We learn that Efimia’s husband neglected to send her letters home as he was preoccupied with important business and eventually the letters got lost. It’s obvious that the young woman is trapped in a miserable marriage to an indifferent and intimidating man. She is terrified of her husband and stops speaking when he enters the room. “ She was very much frightened of him—oh, how frightened of him! She trembled and was reduced to terror by the sound of his steps, by the look in his eyes, and dared not utter a word in his presence.” And while reading out the letter from her parents, she cries out, “Queen of Heaven, Holy Mother and Defender, take us away from here!” Chekhov reveals a lot without being explicit about details. The heightened fear of the woman points out to emotional abuse and maybe even physical abuse. Similarly, we don’t know how the old couple feels about not hearing from their daughter. They miss her immensely and are not sure if she is alive or dead. They are lonely and we wonder if they feel abandoned by her as they have no inkling about her misery.

The dark and disturbing story emphasizes the fact that Christmas is not always a happy and hopeful time for all families.The ending is typical of Chekhov who leaves a lot to the reader’s imagination. Life is not always orderly with definite and happy endings and his stories reflect the painful reality. Let’s proceed to the second succinct story which also manages to pack a punch in a few lines.

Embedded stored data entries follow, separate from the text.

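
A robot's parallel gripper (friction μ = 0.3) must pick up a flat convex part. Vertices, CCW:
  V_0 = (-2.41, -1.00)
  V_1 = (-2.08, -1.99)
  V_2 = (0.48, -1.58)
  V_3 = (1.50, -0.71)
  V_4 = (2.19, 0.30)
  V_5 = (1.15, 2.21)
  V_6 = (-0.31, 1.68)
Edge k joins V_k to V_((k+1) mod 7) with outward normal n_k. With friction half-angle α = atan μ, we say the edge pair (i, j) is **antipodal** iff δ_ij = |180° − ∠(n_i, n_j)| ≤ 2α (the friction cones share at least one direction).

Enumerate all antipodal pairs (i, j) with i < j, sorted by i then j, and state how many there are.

count = 5; pairs: (0,4), (1,5), (2,5), (2,6), (3,6)

α = atan 0.3 = 16.70°;  2α = 33.40°
n_0 = (-0.9487, -0.3162)
n_1 = (+0.1581, -0.9874)
n_2 = (+0.6489, -0.7608)
n_3 = (+0.8257, -0.5641)
n_4 = (+0.8782, +0.4782)
n_5 = (-0.3412, +0.9400)
n_6 = (-0.7871, +0.6168)
  (0,1): δ = 99.34°  ·
  (0,2): δ = 67.97°  ·
  (0,3): δ = 52.77°  ·
  (0,4): δ = 10.13°  ✓
  (0,5): δ = 91.52°  ·
  (0,6): δ = 123.48°  ·
  (1,2): δ = 148.64°  ·
  (1,3): δ = 133.44°  ·
  (1,4): δ = 70.53°  ·
  (1,5): δ = 10.85°  ✓
  (1,6): δ = 42.82°  ·
  (2,3): δ = 164.80°  ·
  (2,4): δ = 101.89°  ·
  (2,5): δ = 20.51°  ✓
  (2,6): δ = 11.46°  ✓
  (3,4): δ = 117.09°  ·
  (3,5): δ = 35.71°  ·
  (3,6): δ = 3.74°  ✓
  (4,5): δ = 98.62°  ·
  (4,6): δ = 66.65°  ·
  (5,6): δ = 148.03°  ·
antipodal pairs: 5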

The Beggar Boy at Christ’s Christmas Tree is a powerful short story by Dostoevsky, reminiscent of Hans Christian Andersen’s The Little Match Girl.

dscf0544

You can read the story here:
The Beggar Boy at Christ's Christmas Tree

On Christmas Eve, a poor six year old boy, freezing to death and suffering from terrible pangs of hunger, leaves the cellar where his mother is dying and steps out into town. He is fascinated by the lavish window displays of Christmas trees and fancy cakes that he comes across while strolling in the streets. Through a huge glass window, he sees a lovely Christmas tree and well dressed children laughing and playing and eating cakes of all sorts in a house, but when the boy opens the door and goes in, he is shooed out. A wicked boy on the road hits him on the head and makes off with his cap while he is peering through another glass window to admire dolls.

He betakes himself to someone’s courtyard behind a stack of wood where he has a vision of the Christ’s Christmas tree surrounded by dolls. They are the spirits of other children who have died and gone to heaven. They tell him that this is Christ’s Christmas tree for the little children who have no tree of their own. These angels were all little boys and girls like him who froze, starved or suffocated to death and they are now joyfully reunited with their respective mothers. In the morning, the porter finds the dead body of the frozen child on the woodstack and they find his mother too who had died before him. The story of the little boy is not unique to him but represents the plight of thousands of children who are starving and freezing during a time of merriment and joy. It’s a Dostoevskian world of misfortune and misery but there is a Christmas message underlying the sad story. The contrast between the affluent and the poor is startling in its injustice and it’s heart-wrenching to see that everyone in town is either oblivious or indifferent to the condition of the little boy. “A policeman walked by and turned away to avoid seeing the boy.”

Dostoevsky ends the story saying that what took place in the cellar and on the woodstack might have happened but he’s not sure about Christ’s Christmas tree. He is quite sure about the wretchedness of our existence but who knows what happens beyond the grave. A grim and sobering statement indeed!

I’ve always wondered what it is about 19th century Russian literature that moves me so profoundly? Is it the universal appeal of the works which portray the sorrow and suffering of the human condition or the fact that the writers can reach the depths of our souls with their sensitivity? My only regret is that I haven’t learnt Russian to read these gems in the original although I think we are fortunate to have access to some excellent translations. In my next blog post, I promise a more uplifting Christmas story by yet another literary giant of Russia. Meanwhile, I wish you all a very happy ‘Litmas’ season! Happy Reading!